Egypt’s state revenues grew by 35.5 percent in the first quarter of this fiscal year, putting the government on track to achieve its targeted primary budget surplus of 2 percent, the finance minister said on Friday.
Government investment rose 85 percent while tax collection increased by 39.8 percent, Finance Minister Mohamed Maait said in a statement.
“These positive results for the first quarter of the current fiscal year affirm Egypt’s ability to achieve its financial targets for the budget for the current fiscal year,” the minister said.
Egypt’s fiscal year runs from July to June.
Primary budget figures do not factor in interest payments on government debt.
Maait attributed the positive results to Egypt’s economic reforms program, part of an IMF loan deal signed in 2016.
Under the IMF deal Egypt devalued its currency and has been gradually cutting fuel subsidies, putting the finances of tens of millions of Egyptians under strain.
Egypt is pushing ahead with the economic reforms which it sees as essential in attracting foreign investment.

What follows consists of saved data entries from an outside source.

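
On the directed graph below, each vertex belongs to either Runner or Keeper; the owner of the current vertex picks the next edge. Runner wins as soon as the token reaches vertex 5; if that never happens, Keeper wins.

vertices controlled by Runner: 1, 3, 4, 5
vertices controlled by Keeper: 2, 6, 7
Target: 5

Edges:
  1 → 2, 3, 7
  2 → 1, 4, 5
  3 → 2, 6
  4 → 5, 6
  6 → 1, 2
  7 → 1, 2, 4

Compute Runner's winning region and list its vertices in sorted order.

4, 5

A0 = {5}
A1: add {4} — 4 (Runner) has 4→5.
A2 = A1; e.g. 1 (Runner) has no edge into A1. Fixed point.
Runner's winning region = {4, 5}.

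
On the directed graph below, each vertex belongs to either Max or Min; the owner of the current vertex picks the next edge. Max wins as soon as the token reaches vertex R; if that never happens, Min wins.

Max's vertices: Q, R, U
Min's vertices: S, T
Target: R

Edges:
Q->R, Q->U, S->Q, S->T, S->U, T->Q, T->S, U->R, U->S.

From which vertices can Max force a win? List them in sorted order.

A0 = {R}
A1: add {Q, U} — Q (Max) has Q→R; U (Max) has U→R.
A2 = A1; e.g. S (Min) can still go to T. Fixed point.
Max's winning region = {Q, R, U}.

Q, R, U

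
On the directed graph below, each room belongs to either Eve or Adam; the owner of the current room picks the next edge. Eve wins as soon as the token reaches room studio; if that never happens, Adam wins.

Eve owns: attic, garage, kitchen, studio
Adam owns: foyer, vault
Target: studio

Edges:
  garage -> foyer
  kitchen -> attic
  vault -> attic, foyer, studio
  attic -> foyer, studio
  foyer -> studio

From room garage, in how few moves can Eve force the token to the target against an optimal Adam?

A0 = {studio}
A1: add {attic, foyer} — attic (Eve) has attic→studio; foyer (Adam): all of {studio} already in.
A2: add {garage, kitchen, vault} — garage (Eve) has garage→foyer; kitchen (Eve) has kitchen→attic; vault (Adam): all of {attic, foyer, studio} already in.
A2 = all vertices. Fixed point.
garage enters the attractor at level 2, so Eve can force the target in 2 moves from there.

2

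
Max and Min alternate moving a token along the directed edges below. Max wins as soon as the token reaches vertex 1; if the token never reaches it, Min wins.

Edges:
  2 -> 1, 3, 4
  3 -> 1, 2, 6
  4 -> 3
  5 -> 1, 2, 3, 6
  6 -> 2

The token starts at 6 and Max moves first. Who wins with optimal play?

Min

Track states (vertex, player-to-move).
A0 = {(1,Max), (1,Min)}
A1: add {(2,Max), (3,Max), (5,Max)}.
A2: add {(4,Min), (6,Min)}.
A3 = A2; e.g. (2,Min) stays out. (6,Max) never enters ⇒ Min avoids the target.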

The budget deficit in the first quarter of the current fiscal year was down slightly to 1.9 percent from 2 percent last year, the minister previously said.
Egypt’s economy was hit hard in the turbulent years that followed a 2011 popular uprising which toppled autocrat Hosni Mubarak. The political unrest scared away many tourists and foreign investors, but recently the economy has shown signs of recovery.